The companies face challenges in constant monitoring throughout the process. To avoid the risks and ease the monitoring process, companies switched to systematic regulations of operations. Systematic control over the operations are more practical when the pipeline runs through remote areas where human monitoring is less possible. Due to their dependence on technology and being powerful in the financial sector, cyber threats are higher than any other industries in the world.

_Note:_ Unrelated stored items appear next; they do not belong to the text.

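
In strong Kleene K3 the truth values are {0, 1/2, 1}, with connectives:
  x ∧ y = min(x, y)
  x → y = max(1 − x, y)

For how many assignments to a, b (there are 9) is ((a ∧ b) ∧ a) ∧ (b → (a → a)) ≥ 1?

1

a = 0, b = 0 ↦ 0  <
a = 0, b = 1/2 ↦ 0  <
a = 0, b = 1 ↦ 0  <
a = 1/2, b = 0 ↦ 0  <
a = 1/2, b = 1/2 ↦ 1/2  <
a = 1/2, b = 1 ↦ 1/2  <
a = 1, b = 0 ↦ 0  <
a = 1, b = 1/2 ↦ 1/2  <
a = 1, b = 1 ↦ 1  ≥
So 1 of the 9 assignments meets the threshold.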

(Global data of increased cyber security attacks in the oil and gas industry during March 2019- March 2020. Source: Ars Technica)

Cyber Threats: Classified

Infrastructure Sabotage

Infrastructure sabotage is the initial target of cyber communities to identify and collect data of the company to use further attacks. This attack can delete the data and can completely erase the information in computers that are connected to the targeted network. In Feb 2020, an unrevealed U.S natural gas company was threatened by a infrastructure cyber-attack that completely stopped the operations for two days.

Data Theft Through Webmail and External Emails

Also, attackers can steal the confidential data that includes the details of the project, design and security information through webmail and external emails. This can be identified and cleared but this email attacks can be the initial point of serious attacks.

(Example image of email attacks. Source: infosec resources)

Ransomware

Ransomware attacks are used to spoil the daily activities of the company through spam emails that are specially crafted for the target or by unsecured protocol connection and can spoil the whole network. In May 2020, the Houston based oil and natural gas producer company W&T Offshore Inc., fell prey to the ransomware attack and lost nearly 800 gigabytes of personnel and financial data leaked to the dark web.

Recommended security operations that can save from attacks

Following the security operations can be as hard as monitoring and managing the pipelines and quick advancement in technology can be hard to adapt to, but few security standards must be followed to not fall in the cyber-attack threats.

(Estimated risks of loss in the energy industry over the next 5 years. source: Accenture Research)

Few notable recommendations to ensure security are,

• Secured domain names. It is safe to have Domain Name System Security Extensions implemented to avoid domain hijacks.
• Making sure that communication data mails or letters are signed. This can avoid third party enforcement of commands between.
• Regular monitoring for data leaks.
• Regular software updates.
• Using an AI algorithm to filter spam emails, can stop the email attacks.
• Two factor authentication for emails and file passwords.
• Regular reviews of cloud service security settings.
• Awareness to employees on cyber-attacks and safety measures is essential.